O'Hara Family: ’For us, there is no parole’

His primary victim, Elaine O’Hara, was, the Central Criminal Court heard, used, abused and, to all intents and purposes, “executed”, only to be abused further after death by her killer’s callous lies.
Her heartbroken family were left “haunted” by what they knew of her suffering and, even more so, by what they would never know because the truth was buried with her in her cold mountain grave.
Dwyer’s own family, blameless in all he had perpetrated, had nonetheless been “embroiled in this horrendous business”.
His wife had been “most cruelly deceived” and left with two young children in a “pitiful” condition that “beggared belief”.
Dwyer’s gaze dropped to the floor at mention of his wife, Gemma, but it was the only time he showed anything close to recognition of the savagery of the acts for which he was about to receive a life sentence.

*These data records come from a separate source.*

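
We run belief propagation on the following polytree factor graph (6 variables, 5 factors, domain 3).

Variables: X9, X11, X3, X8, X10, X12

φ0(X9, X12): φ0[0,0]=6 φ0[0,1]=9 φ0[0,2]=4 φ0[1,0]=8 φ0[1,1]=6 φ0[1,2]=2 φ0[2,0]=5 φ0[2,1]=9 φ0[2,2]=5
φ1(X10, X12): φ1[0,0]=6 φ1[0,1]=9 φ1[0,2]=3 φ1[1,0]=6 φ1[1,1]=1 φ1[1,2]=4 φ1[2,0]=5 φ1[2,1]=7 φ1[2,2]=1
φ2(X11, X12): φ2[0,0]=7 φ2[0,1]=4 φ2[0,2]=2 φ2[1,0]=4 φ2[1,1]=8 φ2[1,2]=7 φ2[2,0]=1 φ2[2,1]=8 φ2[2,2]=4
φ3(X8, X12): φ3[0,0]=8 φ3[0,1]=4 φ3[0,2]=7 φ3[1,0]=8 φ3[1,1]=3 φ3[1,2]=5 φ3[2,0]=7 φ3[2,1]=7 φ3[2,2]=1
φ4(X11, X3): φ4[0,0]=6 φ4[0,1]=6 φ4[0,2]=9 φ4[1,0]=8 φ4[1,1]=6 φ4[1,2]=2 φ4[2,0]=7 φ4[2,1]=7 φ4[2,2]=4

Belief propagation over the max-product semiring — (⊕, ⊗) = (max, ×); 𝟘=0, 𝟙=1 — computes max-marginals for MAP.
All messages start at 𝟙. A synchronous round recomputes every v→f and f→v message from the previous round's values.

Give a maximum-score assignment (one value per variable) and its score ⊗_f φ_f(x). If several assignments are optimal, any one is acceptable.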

Otherwise he stared at the ceiling, screwed up his nose, pursed his lips, and blew air into his cheeks like a schoolboy in the principal’s office, bored but unbothered by a reprimand over some minor misdemeanour.
He did not react to the victim impact statement of Frank O’Hara who described how, for months after his daughter disappeared, Elaine’s young niece and goddaughter would point out cars that looked like Elaine’s and think her adoring aunt had returned.
He never flinched at hearing how, for a year after she vanished, Elaine’s family spent hours walking the shore where she was last seen, searching for any sign of her, before finally telling themselves to let her go and laying flowers in the water in her memory.
“There are questions that trouble us,” Mr O’Hara wrote. “When did Elaine realise it was not a game any more? When did she realise that the intention was to kill her for real?
“Did she try to run? Was she restrained? Did she suffer much? Could she and did she cry out? Was she left on the mountain to die alone?
“This is our life sentence. For us, there is no parole.”
Judge Tony Hunt did not hold back in his scathing response. “There are some dark corners of this very dark case into which some light has been shone, but the list of questions jumps off the pages,” he said.
“There is only one person who can give answers but that person has done nothing but tell manifest untruths to date so, unfortunately, the answers will probably never be known.”
He described Dwyer as debauched and perverse, vile and manipulative, a man who had shown no regard for Elaine, no remorse for what he did to her, who persisted with a defence that was nothing more than a “threadbare garment” and whose truthfulnesss and credibility “were at the level of the floor if not below”.
He referred to the fact that Dwyer was refused bail while awaiting trial because gardaí believed he posed a threat to other women, and said he had no doubt that the elaborate hunting knife found hidden by Dwyer in his office was intended for future use.
“We may be be thankful that a dangerous man is out of the way,” the judge said. “He is in his place of arrogance and delusion and there he will stay for the life sentence that I am about to commit him to.”

However, the judge conceded without being asked that he did not know how long Dwyer would remain in prison and he speculated without being prompted that Dwyer was likely to appeal his conviction.
Cork-born architect Graham Dwyer, 42, had pleaded not guilty to the murder of Elaine O’Hara, 36, who disappeared after arranging to meet with him on August 22, 2012.
Initially believed by gardaí and her family to have taken her own life, the missing persons inquiry became a murder investigation after her remains were found by chance in September 2013 in a wooded area of Killakee in the Dublin Mountains.
He was convicted last month after a two-month trial during which distressing evidence was produced of Dwyer’s depraved extra-marital sex life in which he sought out women online to abuse and stab during sex.
Elaine O’Hara’s family were in court to see her killer sentenced, as was Dwyer’s own father, Sean, who cut a lonely figure in the courtroom.